21 - No mesmo sentido, por ofício s/n datado de 27.05.2014, rececionado no Tribunal em 17.06.2014, veio, a atual presidente da assembleia de freguesia, Stéphanie Lopes Soares, informar que «apesar das várias diligências efetuadas, não nos foi possível receber da assembleia de freguesia cessante os arquivos contabilísticos referentes ao mandato anterior incluindo, o ano de 2011, e na qual não se encontra arquivado nenhum documento referente a este mandato na respetiva Junta. Em função dessa situação não nos é possível remeter os documentos de prestação de contas referentes aos anos que nos são solicitados. Continuamos a contactar os mandatários da Junta anterior no sentido de resolver esta situação, visto não ter obtido respostas dos mesmos» [cf. fls. 54].
2.1.2 - Factos não provados
Não damos como provado que o responsável tivesse agido com a intenção deliberada de não remeter a documentação de prestação de contas ao Tribunal.
2.2 - Motivação da decisão de facto
A factualidade provada resulta do conteúdo dos documentos juntos aos autos, nomeadamente:
- A Informação n.º 23/2012 - DVIC.2, de 31.10.2012, do Departamento de Verificação Interna de Contas, dando conta da omissão de remessa da conta de gerência de 2011, relativa à junta de freguesia de Ervededo - Chaves [cf. fls. 1 a 5].
- O ofício-circular n.º 17892, de 19.11.2012, remetido via correio registado com AR, notificando o responsável para que cumprisse o disposto no artigo 52.º n.º 4 da LOPTC, remetendo em 5 dias úteis a documentação de prestação de contas relativa ao ano de 2011 [cf. fls.11 a 12].

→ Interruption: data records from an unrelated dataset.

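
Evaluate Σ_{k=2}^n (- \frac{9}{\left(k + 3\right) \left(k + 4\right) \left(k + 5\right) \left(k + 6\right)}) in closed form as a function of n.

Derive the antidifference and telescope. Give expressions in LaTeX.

t_(k+1)/t_k = (k + 3)/(k + 7).
Factor: A=k + 3; B=k + 7; C=1.
Key eq: (k + 3)·f(k+1) = (k + 6)·f(k) + (1).
d = 3 from the (1,1,0) case.
Match coefficients ⇒ f(k) = k*(k**2 + 12*k + 47)/180.
R(k) = B(k−1)·f(k)/C(k) = k*(k + 6)*(k**2 + 12*k + 47)/180; s_k = R·t_k = k*(-k**2 - 12*k - 47)/(20*(k + 3)*(k + 4)*(k + 5)).
Check: Δs_k = -9/(k**4 + 18*k**3 + 119*k**2 + 342*k + 360). ✓
Σ_(k=2)^n t_k = s_(n+1) − s_(2) = ((-n**3 - 15*n**2 - 74*n - 60)/(20*(n**3 + 15*n**2 + 74*n + 120))) − (-1/28), i.e. (-n**3 - 15*n**2 - 74*n + 90)/(70*(n**3 + 15*n**2 + 74*n + 120)).

S(n) = \frac{- n^{3} - 15 n^{2} - 74 n + 90}{70 \left(n^{3} + 15 n^{2} + 74 n + 120\right)}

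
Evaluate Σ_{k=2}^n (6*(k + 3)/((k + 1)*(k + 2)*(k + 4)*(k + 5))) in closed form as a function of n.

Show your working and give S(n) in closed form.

The ratio is (k + 1)*(k + 4)**2/((k + 3)**2*(k + 6)).
Normal form (A,B,C) = (k + 1, k + 6, k**2 + 6*k + 9).
Solve (k + 1)·f(k+1) − (k + 5)·f(k) = k**2 + 6*k + 9.
Bound: deg f ≤ 4.
Coefficient equations give f(k) = k*(k + 2)*(k + 3)*(k + 5)/8.
Certificate R = B(k−1)f/C = k*(k + 2)*(k + 5)**2/(8*(k + 3)) gives s_k = 3*k*(k + 5)/(4*(k**2 + 5*k + 4)).
Δs = 6*(k + 3)/(k**4 + 12*k**3 + 49*k**2 + 78*k + 40), as required.
Telescope: S(n) = s_(n+1) − s_(2) = 3*(n**2 + 7*n + 6)/(4*(n**2 + 7*n + 10)) − (7/12) = (n**2 + 7*n - 8)/(6*(n**2 + 7*n + 10)).

S(n) = (n**2 + 7*n - 8)/(6*(n**2 + 7*n + 10))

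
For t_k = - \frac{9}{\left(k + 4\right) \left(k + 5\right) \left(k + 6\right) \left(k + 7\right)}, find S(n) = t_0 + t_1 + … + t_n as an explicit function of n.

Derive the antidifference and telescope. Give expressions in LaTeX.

Ratio r(k) = (k + 4)/(k + 8).
So A=k + 4 and B=k + 8, with C=1.
Solve (k + 4)·f(k+1) − (k + 7)·f(k) = 1.
Degrees (1,1,0) ⇒ d ≤ 3.
Solving with deg f ≤ 3: f(k) = k*(k**2 + 15*k + 74)/360.
So s_k = (B(k−1)f/C)·t_k = (k*(k + 7)*(k**2 + 15*k + 74)/360)·t_k = k*(-k**2 - 15*k - 74)/(40*(k + 4)*(k + 5)*(k + 6)).
Verify: -9/(k**4 + 22*k**3 + 179*k**2 + 638*k + 840) matches t_k.
Telescope: S(n) = s_(n+1) − s_(0) = (-n**3 - 18*n**2 - 107*n - 90)/(40*(n**3 + 18*n**2 + 107*n + 210)) − (0) = (-n**3 - 18*n**2 - 107*n - 90)/(40*(n**3 + 18*n**2 + 107*n + 210)).

S(n) = \frac{- n^{3} - 18 n^{2} - 107 n - 90}{40 \left(n^{3} + 18 n^{2} + 107 n + 210\right)}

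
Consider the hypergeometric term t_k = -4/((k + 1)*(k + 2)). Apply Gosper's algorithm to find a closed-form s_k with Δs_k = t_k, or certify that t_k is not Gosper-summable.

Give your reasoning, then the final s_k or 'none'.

t_(k+1)/t_k = (k + 1)/(k + 3).
Take A(k)=k + 1, B(k)=k + 3, C(k)=1.
Need (k + 1)·f(k+1) − (k + 2)·f(k) = 1.
Bound: deg f ≤ 1.
Match coefficients ⇒ f(k) = k.
Then R = B(k−1)f/C = k*(k + 2), so s_k = R(k)·t_k = -4*k/(k + 1).
Δs = -4/(k**2 + 3*k + 2), as required.

s_k = -4*k/(k + 1)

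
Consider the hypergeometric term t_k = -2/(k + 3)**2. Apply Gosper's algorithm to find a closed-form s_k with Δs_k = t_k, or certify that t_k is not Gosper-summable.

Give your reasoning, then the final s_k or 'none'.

r(k) = (k + 3)**2/(k + 4)**2 after simplifying.
A = k**2 + 6*k + 9, B = k**2 + 8*k + 16, C = 1.
Key eq: (k**2 + 6*k + 9)·f(k+1) = (k**2 + 6*k + 9)·f(k) + (1).
deg f ≤ 0 (via 2,2,0).
Put f(k) = c0: A·f(k+1) − B(k−1)·f(k) − C = -1; need -1 = 0 — inconsistent ⇒ no f, not summable.

none (Gosper's algorithm certifies no s_k)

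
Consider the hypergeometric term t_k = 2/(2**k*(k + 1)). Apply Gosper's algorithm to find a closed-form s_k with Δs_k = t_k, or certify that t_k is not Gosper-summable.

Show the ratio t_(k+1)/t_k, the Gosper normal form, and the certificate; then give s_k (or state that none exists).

Compute t_(k+1)/t_k: get (k + 1)/(2*(k + 2)).
A = k/2 + 1/2, B = k + 2, C = 1.
Solve (k/2 + 1/2)·f(k+1) − (k + 1)·f(k) = 1.
From deg A=1, deg B=1, deg C=0: d=-1.
deg f ≤ -1 is impossible — no certificate.

none — t_k is not Gosper-summable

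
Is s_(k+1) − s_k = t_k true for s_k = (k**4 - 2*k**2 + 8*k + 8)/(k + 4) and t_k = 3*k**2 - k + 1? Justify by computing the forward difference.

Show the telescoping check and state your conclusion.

Invalid: residual 2*k*(-2*k**2 - 13*k + 5)/(k**2 + 9*k + 20) ≠ 0.

s_(k+1) = (8*k + (k + 1)**4 - 2*(k + 1)**2 + 16)/(k + 5)
s_(k+1) − s_k = (3*k**4 + 22*k**3 + 26*k**2 - k + 20)/(k**2 + 9*k + 20)
(s_(k+1) − s_k) − t_k = 2*k*(-2*k**2 - 13*k + 5)/(k**2 + 9*k + 20)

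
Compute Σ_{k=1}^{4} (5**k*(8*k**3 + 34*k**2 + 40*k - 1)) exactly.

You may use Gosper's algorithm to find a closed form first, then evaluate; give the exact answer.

Σ = 846880

The ratio is 5*(8*k**3 + 58*k**2 + 132*k + 81)/(8*k**3 + 34*k**2 + 40*k - 1).
Factor: A=5; B=1; C=k**3 + 17*k**2/4 + 5*k - 1/8.
Key eq: (5)·f(k+1) = (1)·f(k) + (k**3 + 17*k**2/4 + 5*k - 1/8).
From deg A=0, deg B=0, deg C=3: d=3.
A polynomial solution: f(k) = (2*k**3 + k**2 - 4)/8.
Get s_k = R·t_k = 5**k*(2*k**3 + k**2 - 4) with R(k) = B(k−1)f(k)/C(k) = (2*k**3 + k**2 - 4)/(8*k**3 + 34*k**2 + 40*k - 1).
Check: Δs_k = 5**k*(8*k**3 + 34*k**2 + 40*k - 1). ✓
Telescoping: Σ = s_(5) − s_(1) = 846875 − (-5) = 846880.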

- O ofício s/n, remetido pelo presidente da assembleia [órgão deliberativo da autarquia],em 28.01.2013, em resposta ao supra mencionado ofício-circular n.º 17892, ao invés do responsável à data, presidente daquela junta de freguesia [órgão executivo], por alegada baixa médica [cf. fls. 13 e 15].
- O ofício n.º 1582, de 05.02.2013, através do qual o Tribunal veio conceder uma prorrogação do prazo inicial por 10 dias úteis, para apresentação da resposta ao ofício-circular n.º 17892 [cf. fls. 17 e 18].
- O despacho judicial proferido em 17.06.2013, imputando a indiciada prática de infração processual financeira [cf. fls. 24 a 26].
- O ofício n.º 9818, de 26.06.2013, remetido via correio registado com AR, e menção de «confidencial», através do qual se cita nominalmente o responsável, nos termos do despacho judicial de 17.06.2013, para efeitos do disposto no artigo 13.º da LOPTC, e que é concretizada em 01.07.2013 [cf. fls. 27 a 31].
- O ofício s/n, de 06.07.2013, expedido em 09.07.2013, através do qual o responsável, em sede do contraditório, vem responder à citação do Tribunal [cf. fls. 32, 36, 37 e 38].
- A informação prestada pelo Departamento de Verificação Interna de Contas, através da Comunicação Interna n.º 42/2014 - DVIC.2, de 17.02.2014, comunicando que a remessa da conta de gerência da 2011 daquela autarquia continuava omissa no Tribunal [cf. fls. 40].
- A notificação pessoal, por OPC [GNR de Chaves], em 21.05.2014, de Stéphanie Lopes Soares, atual presidente daquela assembleia de freguesia, para que, no prazo máximo de 5 dia úteis, providenciasse pela remessa ao Tribunal de Contas das atas completas de apreciação dos documentos de prestação de contas relativos às gerências de 2011, 2012, e 2013, e prestasse esclarecimentos [cf. fls. 50].
- A notificação pessoal, por OPC [GNR de Chaves], em 27.05.2014, do atual presidente daquela junta de freguesia, Ilídio Jorge Chaves Correia, para que, no prazo máximo de 5 dias úteis, viesse remeter os documentos de prestação de contas relativo à gerência de 2011, 2012 e 2013 e esclarecer o Tribunal sobre outros elementos documentais pertinentes [cf. fls. 51].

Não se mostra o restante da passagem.